Değerli arkadaşlarım, tarihî tecrübelerimiz, geçmişimiz, bütün bunların hepsini çok sağlıklı değerlendirmemizi gerektirmektedir. Bu kadar "Her şeyimizi satalım, para gelecek, cari açık için önemli?" Bu anlayış doğru bir anlayış değil değerli arkadaşlarım. Korumamız gereken mülkiyet hakkımız vardır. Bu mülkiyet hakkımızı korumanın en büyük görevlisi de ve sorumlusu da egemenliğin kayıtsız şartsız millete ait olduğu Türkiye Büyük Millet Meclisidir.
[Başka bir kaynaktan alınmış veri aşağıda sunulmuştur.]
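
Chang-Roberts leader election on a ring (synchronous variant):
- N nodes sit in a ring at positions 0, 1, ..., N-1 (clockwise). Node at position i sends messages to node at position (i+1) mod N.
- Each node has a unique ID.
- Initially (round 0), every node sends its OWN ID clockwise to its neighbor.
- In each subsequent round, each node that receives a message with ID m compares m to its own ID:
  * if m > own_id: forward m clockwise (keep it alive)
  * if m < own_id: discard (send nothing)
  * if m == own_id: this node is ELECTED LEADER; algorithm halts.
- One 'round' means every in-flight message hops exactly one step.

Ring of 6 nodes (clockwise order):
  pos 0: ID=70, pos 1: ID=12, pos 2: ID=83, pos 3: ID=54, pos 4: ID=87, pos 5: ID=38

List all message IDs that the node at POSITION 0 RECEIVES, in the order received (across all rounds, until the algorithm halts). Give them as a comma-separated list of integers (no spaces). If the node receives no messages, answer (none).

Round 1: pos1(id12) recv 70: fwd; pos2(id83) recv 12: drop; pos3(id54) recv 83: fwd; pos4(id87) recv 54: drop; pos5(id38) recv 87: fwd; pos0(id70) recv 38: drop
Round 2: pos2(id83) recv 70: drop; pos4(id87) recv 83: drop; pos0(id70) recv 87: fwd
Round 3: pos1(id12) recv 87: fwd
Round 4: pos2(id83) recv 87: fwd
Round 5: pos3(id54) recv 87: fwd
Round 6: pos4(id87) recv 87: ELECTED

Answer: 38,87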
Hepimizin bu çerçevede meseleye bakması lazım.
O bakımdan, Sayın Canikli'nin bu değerlendirmesini ben haklı görüyorum, doğru görüyorum; karşılıklılık konusunda duyduğu hassasiyete katılıyorum. Bundan önce yanlış yapılmış olabilir, Anayasa Mahkemesine gitmiş olabilir. Dolayısıyla, bundan sonraki süreç içerisinde de umarım, Türkiye Büyük Millet Meclisinde hepimizin beraber ve birlikte anlaşabileceği, Türkiye'nin geleceğini düşünen, geçmişteki sıkıntıları da dikkate alan bir anlayış çerçevesinde böyle bir kanun tasarısı getirilir. Biliyorsunuz, Sayın Erdoğan Bayraktar da bununla ilgili bir kanun tasarısı hazırlıkları olduğunu bize de ifade etmiştir. Milliyetçi Hareket Partisi olarak, bu bakımdan AKP Grubunun biraz önce ifade edilen çerçevede meseleye bakarak, düzenleyerek bir yasa getirmesi umudumu muhafaza ettiğimi ifade etmek istiyorum.
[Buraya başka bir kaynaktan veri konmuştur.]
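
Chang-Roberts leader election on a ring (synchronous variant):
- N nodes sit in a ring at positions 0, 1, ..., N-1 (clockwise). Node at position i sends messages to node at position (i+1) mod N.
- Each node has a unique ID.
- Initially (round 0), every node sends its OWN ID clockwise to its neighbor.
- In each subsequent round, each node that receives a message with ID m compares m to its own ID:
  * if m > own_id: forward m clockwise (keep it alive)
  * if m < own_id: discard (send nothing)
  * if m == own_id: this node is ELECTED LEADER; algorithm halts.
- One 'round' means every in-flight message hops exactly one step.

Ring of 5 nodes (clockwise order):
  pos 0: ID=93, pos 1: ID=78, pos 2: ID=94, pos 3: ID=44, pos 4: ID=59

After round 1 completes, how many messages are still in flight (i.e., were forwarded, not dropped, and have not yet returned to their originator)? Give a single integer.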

Kanun tasarısı uygulayacaklar var tabii; uygulayacaklar, bürokratlar. Değerli arkadaşlarım, bu bürokratların uygulayacağı bu maddelerin çalışanlara, kamu görevlilerine, milletimize hayırlı olmasını diliyor, hepinize saygılarımı arz ediyorum. (MHP sıralarından alkışlar)
BAŞKAN - Teşekkür ederiz Sayın Vural.